One of the most most powerful ideas I have taken from economics is thinking at the margin. To quote one of Greg Mankiw's principles of economics, "Rational People Think at the Margin". I think like Mankiw occasionally tends toward, this quote is ironically mischievous, and to some extent the mischievousness undermines the profundity of the message. Mankiw is not backing a horse in the old debate of whether "people are rational", or "markets are rational" - the "rational thinking" applies to the analyst, not the actors. So what he is basically saying is "In analyzing a complex system of actors or events in light of possible changes, a rational analyst thinks in terms of how actors/events at the margins are affected by the changes, rather than trying to reason about the affect on all of them, or even an average one".

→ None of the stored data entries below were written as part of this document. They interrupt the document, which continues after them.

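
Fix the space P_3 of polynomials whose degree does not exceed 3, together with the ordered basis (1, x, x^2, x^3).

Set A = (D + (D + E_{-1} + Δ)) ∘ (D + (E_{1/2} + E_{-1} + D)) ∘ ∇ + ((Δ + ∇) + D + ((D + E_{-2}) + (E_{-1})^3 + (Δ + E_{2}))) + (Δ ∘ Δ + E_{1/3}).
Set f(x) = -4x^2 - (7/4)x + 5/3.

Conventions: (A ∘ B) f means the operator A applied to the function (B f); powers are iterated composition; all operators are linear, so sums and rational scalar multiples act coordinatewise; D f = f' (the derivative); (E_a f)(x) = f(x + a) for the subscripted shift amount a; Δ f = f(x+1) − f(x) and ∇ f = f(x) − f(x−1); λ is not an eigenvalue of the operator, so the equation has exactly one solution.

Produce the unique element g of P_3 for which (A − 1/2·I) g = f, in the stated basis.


write g with unknown coordinates in the stated basis and equate coefficients in (A − 1/2·I) g = f
solving from the highest basis element down gives g = -(8/7)x^2 + (685/294)x + 7303/1029
check: A g = -(32/7)x^2 - (86/147)x + 10733/2058
so A g − 1/2·g = -4x^2 - (7/4)x + 5/3 = f ✓

the image equals g(x) = -(8/7)x^2 + (685/294)x + 7303/1029


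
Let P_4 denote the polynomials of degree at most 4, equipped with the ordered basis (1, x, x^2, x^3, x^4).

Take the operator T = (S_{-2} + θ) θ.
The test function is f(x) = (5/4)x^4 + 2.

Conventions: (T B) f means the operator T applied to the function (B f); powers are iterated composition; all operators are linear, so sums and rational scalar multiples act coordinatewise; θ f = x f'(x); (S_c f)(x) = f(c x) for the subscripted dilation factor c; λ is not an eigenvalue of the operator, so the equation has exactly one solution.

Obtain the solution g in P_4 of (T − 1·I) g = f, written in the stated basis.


the image equals g(x) = (5/316)x^4 - 2

write g with unknown coordinates in the stated basis and equate coefficients in (T − 1·I) g = f
solving from the highest basis element down gives g = (5/316)x^4 - 2
check: T g = (100/79)x^4
so T g − 1·g = (5/4)x^4 + 2 = f ✓


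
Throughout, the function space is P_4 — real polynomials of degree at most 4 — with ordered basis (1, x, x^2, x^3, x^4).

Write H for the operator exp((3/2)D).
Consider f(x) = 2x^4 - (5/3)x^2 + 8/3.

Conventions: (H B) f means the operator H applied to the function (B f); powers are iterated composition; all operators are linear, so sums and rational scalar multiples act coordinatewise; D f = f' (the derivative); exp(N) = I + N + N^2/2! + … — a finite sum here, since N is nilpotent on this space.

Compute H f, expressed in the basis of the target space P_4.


order-1 term: 12x^3 - 5x
order-2 term: 27x^2 - 15/4
order-3 term: 27x
order-4 term: 81/8
the series for exp((3/2)D) f terminates at order 4
exp((3/2)D) f = 2x^4 + 12x^3 + (76/3)x^2 + 22x + 217/24

g(x) = 2x^4 + 12x^3 + (76/3)x^2 + 22x + 217/24


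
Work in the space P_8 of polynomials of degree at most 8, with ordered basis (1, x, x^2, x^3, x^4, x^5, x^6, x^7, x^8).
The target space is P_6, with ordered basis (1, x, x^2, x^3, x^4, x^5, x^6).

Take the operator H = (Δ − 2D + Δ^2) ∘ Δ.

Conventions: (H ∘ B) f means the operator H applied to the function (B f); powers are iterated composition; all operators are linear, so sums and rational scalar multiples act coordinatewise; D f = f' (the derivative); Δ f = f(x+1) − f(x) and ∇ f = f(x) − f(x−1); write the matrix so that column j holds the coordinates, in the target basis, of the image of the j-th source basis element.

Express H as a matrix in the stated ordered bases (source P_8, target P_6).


the matrix is [[0, 0, -2, 6, 42, 170, 590, 1918, 6034]; [0, 0, 0, -6, 24, 210, 1020, 4130, 15344]; [0, 0, 0, 0, -12, 60, 630, 3570, 16520]; [0, 0, 0, 0, 0, -20, 120, 1470, 9520]; [0, 0, 0, 0, 0, 0, -30, 210, 2940]; [0, 0, 0, 0, 0, 0, 0, -42, 336]; [0, 0, 0, 0, 0, 0, 0, 0, -56]] (rows listed top to bottom)

image of 1: 0
image of x: 0
image of x^2: -2
image of x^3: -6x + 6
image of x^4: -12x^2 + 24x + 42
image of x^5: -20x^3 + 60x^2 + 210x + 170
image of x^6: -30x^4 + 120x^3 + 630x^2 + 1020x + 590
image of x^7: -42x^5 + 210x^4 + 1470x^3 + 3570x^2 + 4130x + 1918
image of x^8: -56x^6 + 336x^5 + 2940x^4 + 9520x^3 + 16520x^2 + 15344x + 6034
each image's coordinates form column j of the matrix


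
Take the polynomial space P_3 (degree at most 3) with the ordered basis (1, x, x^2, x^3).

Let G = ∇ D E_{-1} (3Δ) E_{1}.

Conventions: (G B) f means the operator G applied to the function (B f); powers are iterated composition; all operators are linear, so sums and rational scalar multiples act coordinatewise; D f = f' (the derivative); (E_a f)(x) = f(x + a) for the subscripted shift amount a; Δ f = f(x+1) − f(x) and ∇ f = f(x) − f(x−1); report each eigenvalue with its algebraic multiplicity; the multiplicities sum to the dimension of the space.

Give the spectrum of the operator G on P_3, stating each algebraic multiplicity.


λ = 0 (multiplicity 4)

image of 1: 0
image of x: 0
image of x^2: 0
image of x^3: 18
the matrix is upper triangular; its diagonal is (0, 0, 0, 0)
for a triangular matrix the eigenvalues are the diagonal entries, with algebraic multiplicity their repetition count


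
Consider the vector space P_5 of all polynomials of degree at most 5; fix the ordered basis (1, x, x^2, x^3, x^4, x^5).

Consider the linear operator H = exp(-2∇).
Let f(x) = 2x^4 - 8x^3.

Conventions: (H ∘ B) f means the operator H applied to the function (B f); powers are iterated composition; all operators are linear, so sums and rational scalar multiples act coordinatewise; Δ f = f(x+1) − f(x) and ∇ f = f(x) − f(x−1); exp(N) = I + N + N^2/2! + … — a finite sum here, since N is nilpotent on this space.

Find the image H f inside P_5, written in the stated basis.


order-1 term: -16x^3 + 72x^2 - 64x + 20
order-2 term: 48x^2 - 192x + 152
order-3 term: -64x + 160
order-4 term: 32
the series for exp(-2∇) f terminates at order 4
exp(-2∇) f = 2x^4 - 24x^3 + 120x^2 - 320x + 364

g(x) = 2x^4 - 24x^3 + 120x^2 - 320x + 364


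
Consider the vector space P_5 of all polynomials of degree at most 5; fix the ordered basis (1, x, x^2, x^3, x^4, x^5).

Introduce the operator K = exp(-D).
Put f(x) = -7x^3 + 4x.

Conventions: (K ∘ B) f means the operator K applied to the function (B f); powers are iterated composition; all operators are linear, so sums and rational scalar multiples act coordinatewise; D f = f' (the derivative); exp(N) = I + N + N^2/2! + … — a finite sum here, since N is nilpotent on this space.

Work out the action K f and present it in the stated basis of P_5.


order-1 term: 21x^2 - 4
order-2 term: -21x
order-3 term: 7
the series for exp(-D) f terminates at order 3
exp(-D) f = -7x^3 + 21x^2 - 17x + 3

the image equals g(x) = -7x^3 + 21x^2 - 17x + 3


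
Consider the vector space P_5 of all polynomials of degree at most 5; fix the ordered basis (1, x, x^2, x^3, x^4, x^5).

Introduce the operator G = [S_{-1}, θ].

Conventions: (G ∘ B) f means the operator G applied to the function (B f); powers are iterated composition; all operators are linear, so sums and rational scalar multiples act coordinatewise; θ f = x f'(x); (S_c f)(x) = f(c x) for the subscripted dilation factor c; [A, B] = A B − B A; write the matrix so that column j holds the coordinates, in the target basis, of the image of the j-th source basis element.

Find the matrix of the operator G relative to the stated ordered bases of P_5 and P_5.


the matrix is [[0, 0, 0, 0, 0, 0]; [0, 0, 0, 0, 0, 0]; [0, 0, 0, 0, 0, 0]; [0, 0, 0, 0, 0, 0]; [0, 0, 0, 0, 0, 0]; [0, 0, 0, 0, 0, 0]] (rows listed top to bottom)

image of 1: 0
image of x: 0
image of x^2: 0
image of x^3: 0
image of x^4: 0
image of x^5: 0
each image's coordinates form column j of the matrix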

A good example is if you ask someone "Do mandatory seat belts cause there to be less fatal road accidents?". The immediate common response is, "of course, since fatal accidents can become merely injurious". This is true, but not complete, the followup question is "Do you suppose, by engendering a feeling of safety, that seat belts could cause more dangerous driving, and so more accidents". Here people think about their own driving, and whether it is influenced by their wearing of the seat belt, and conclude it isn't and so answer "No". But it is here that their thinking is less than rational. Yes, most people are good, safe, average drivers in their normal range of experience, and a fairly small accident rate across the population reflects this. But it is the margin where things matter; is there marginal drivers who might feel a little safer with their seat belt on, and so might drive a little closer to the edge? It seems the answer must be yes. So on balance then are mandatory seatbelts good or bad? Well from analysis of actual before/after measurement when laws have been enacted, results are mixed.

This is a fairly unintuitive result, and economists like Steven Landsburg And Steven Levitt have managed to fill books by applying similar reasoning to a range of similar systems, to get similar unintuitive outcomes. The important point is they follow their reasonings with actual experiments to test the reasoning, and it is this that carries the weight of the argument, and allows it to win over the default, naive, intuitive analysis.

Which brings me back to the "ironically mischievous" aspect of Mankiw's principle; that since results from thinking at the margin seldom match with peoples intuition, they are extremely difficult to convince people of over "average case" type thinking. Or in other words, most people are just not rational.